Explainability requirements in MLOps - Time & Space Complexity
When working with explainability in machine learning operations, it's important to know how the time to generate explanations changes as the model or data grows.
We want to understand how the cost of explaining predictions scales with input size.
Analyze the time complexity of the following explanation generation code.
for feature in features:
contribution = compute_contribution(feature, input_data)
explanations.append(contribution)
return explanations
This code calculates the contribution of each feature to a prediction to build an explanation.

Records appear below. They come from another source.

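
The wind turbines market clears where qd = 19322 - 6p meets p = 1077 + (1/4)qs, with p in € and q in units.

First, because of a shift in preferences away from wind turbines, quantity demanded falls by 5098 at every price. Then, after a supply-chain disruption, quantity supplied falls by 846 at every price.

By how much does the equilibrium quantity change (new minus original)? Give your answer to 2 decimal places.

Solve the original market: 19322 - 6p = 4p - 4308, hence p = 2363 and q = 5144.
The shock moves the curves to qd = 14224 - 6p and qs = 4p - 5154.
Setting them equal: 14224 - 6p = 4p - 5154 → 19378 = 10p, so p = 1937.8 and q = 2597.2.
Δq = 2597.2 − 5144 = -2546.80.

-2546.80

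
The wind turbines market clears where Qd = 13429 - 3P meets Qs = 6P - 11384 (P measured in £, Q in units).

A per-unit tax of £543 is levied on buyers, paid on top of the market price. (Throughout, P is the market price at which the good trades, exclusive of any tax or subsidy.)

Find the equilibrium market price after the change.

2576

Initially, 13429 - 3P = 6P - 11384, so 24813 = 9P and P = 2757, Q = 5158.
Since buyers pay the price plus the tax, the effective demand curve becomes Qd = 11800 - 3P.
Clearing the new market: 11800 - 3P = 6P - 11384, so P = 2576 and Q = 4072.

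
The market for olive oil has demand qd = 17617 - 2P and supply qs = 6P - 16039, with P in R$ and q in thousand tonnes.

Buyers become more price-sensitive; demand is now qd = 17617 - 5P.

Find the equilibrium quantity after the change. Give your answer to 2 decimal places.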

Look for loops or repeated calculations.
- Primary operation: Loop over each feature to compute its contribution.
- How many times: Once for each feature in the input.
As the number of features increases, the explanation time grows proportionally.
| Input Size (n) | Approx. Operations |
|---|---|
| 10 | 10 explanation computations |
| 100 | 100 explanation computations |
| 1000 | 1000 explanation computations |
Pattern observation: Doubling features doubles the work needed to explain.
Time Complexity: O(n)
This means the time to generate explanations grows directly with the number of features.
[X] Wrong: "Explanation time stays the same no matter how many features there are."
[OK] Correct: Each feature needs its own calculation, so more features mean more work.
Understanding how explanation time scales helps you design efficient models and tools that remain usable as data grows.
"What if the compute_contribution function itself loops over data points? How would that affect the time complexity?"